Bacterial genomes play host to bacterial viruses (bacteriophage) that quietly reproduce along with the host, and sometimes encode genes that are of some benefit to their hosts - including genes for antibiotic resistance. However, when these viruses sense that the host is in trouble, they will excise themselves, replicate (usually to the point of killing the host) and leave to find a new home.
Evidence is mounting that this phenomenon - which has been known for 70 years - can cause the spread of resistance both within and between different types of bacteria, including MRSA, Enterococcus and the gut microbiome in general. The upshot is that using an antibiotic increases the likelihood that previously susceptible strains will be made resistant, chipping away at the usefulness of that antibiotic.

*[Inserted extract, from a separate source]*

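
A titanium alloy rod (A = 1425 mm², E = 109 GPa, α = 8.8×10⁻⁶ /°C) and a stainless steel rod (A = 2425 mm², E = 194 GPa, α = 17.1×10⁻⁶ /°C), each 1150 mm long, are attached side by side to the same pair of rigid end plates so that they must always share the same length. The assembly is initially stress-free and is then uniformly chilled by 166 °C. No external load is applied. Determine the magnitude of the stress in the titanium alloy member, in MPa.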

The odd thing about this behavior is that it spreads the resistance gene at the expense of the individual bacterial host - despite harboring the resistance gene, the host is killed anyway by its bacteriophage parasite. This most likely occurs because the bacteriophage jump ship whenever they sense that the host is in distress, whether the source of the stress is starvation, excessive heat, toxic chemicals or antibiotics.

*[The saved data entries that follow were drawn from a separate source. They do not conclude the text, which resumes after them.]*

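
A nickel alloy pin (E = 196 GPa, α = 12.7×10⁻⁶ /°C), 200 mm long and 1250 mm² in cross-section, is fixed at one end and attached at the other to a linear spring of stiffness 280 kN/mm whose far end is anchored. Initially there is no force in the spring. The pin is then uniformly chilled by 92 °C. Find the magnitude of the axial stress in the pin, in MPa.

σ ≈ 42.6 MPa (tensile)

If the spring were absent the pin would shorten by αΔT L = 12.7×10⁻⁶ × 92 × 200 = 0.2337 mm.
Let P be the tensile force in the spring. The pin extends elastically by PL/(AE) and the spring stretches by P/k; together these equal δ_free.
So P = δ_free / [L/(AE) + 1/k] = 0.2337 / [ 200/(1250×196×10³) + 1/(280×10³) ].
P = 0.2337 / 4.388×10⁻⁶ = 53260 N.
σ = P/A = 53260/1250 = 42.61 MPa.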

This behavior may be an example of selfish genes in action. If antibiotics are in the environment, the selective advantage of a resistance gene is at a maximum - it is a sellers market for them. In killing their original host, they have made tens or hundreds of copies of themselves. If more than a few percent of the infectious particles find new homes, then their strategy has been a success, and will continue to be successful as their newly-resistant hosts outcompete susceptible rivals.

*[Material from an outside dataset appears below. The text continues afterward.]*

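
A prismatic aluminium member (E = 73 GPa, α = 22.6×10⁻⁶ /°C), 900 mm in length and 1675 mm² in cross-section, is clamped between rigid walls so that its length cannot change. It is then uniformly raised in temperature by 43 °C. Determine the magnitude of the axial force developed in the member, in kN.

P ≈ 119 kN (compressive)

Full restraint means ε = 0, so the stress is σ = EαΔT = 73×10³ × 22.6×10⁻⁶ × 43 = 70.94 MPa.
Axial force P = σA = 70.94 × 1675 = 118800 N = 118.8 kN, compressive.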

However, this rationale is true regardless of whether the host is stressed or not - if by killing the host the phage progeny can find 5 new hosts to infect, then obviously it is to their advantage to do so. Lytic phage follow precisely this strategy, killing every host they infect in order to reproduce as quickly as possible. Not surprisingly, bacteria have evolved a number of mechanisms, such as CRISPR and modification-restriction systems to thwart bacteriophage infection.
Thus the selfish gene view of antibiotic-induced resistance gene mobilization needs a corollary: that antibiotic-induced stress renders bacteria more susceptible to phage infection, possibly by suppressing bacterial defense mechanisms.
A study from James Collins lab provides indirect evidence that this is the case. Modi et al exposed mice to ampicillin and ciprofloxacin, and followed the spread of phage-encoded resistance genes. Resistance genes not only were more abundant after antibiotic exposure, but they were linked to a more-diverse set of bacterial genomes. In other words, it appears that bacteriophage were able to infect a wider variety of bacterial strains and species after antibiotic treatment than they were before. These findings support the idea, that from the resistance genes' selfish point of view, it's a good idea to look for new hosts when antibiotics are around.
The upshot is that antibiotic use not only encourages the spread of resistance by differential survival of resistant bacteria, but by dissemination of resistance genes into the environment. These genes can be picked up by different species that may not previously have served as hosts. This mechanism suggests a new danger of imprudent use of antibiotics: it allows resistance genes found in nonpathogenic strains to find their way into pathogens.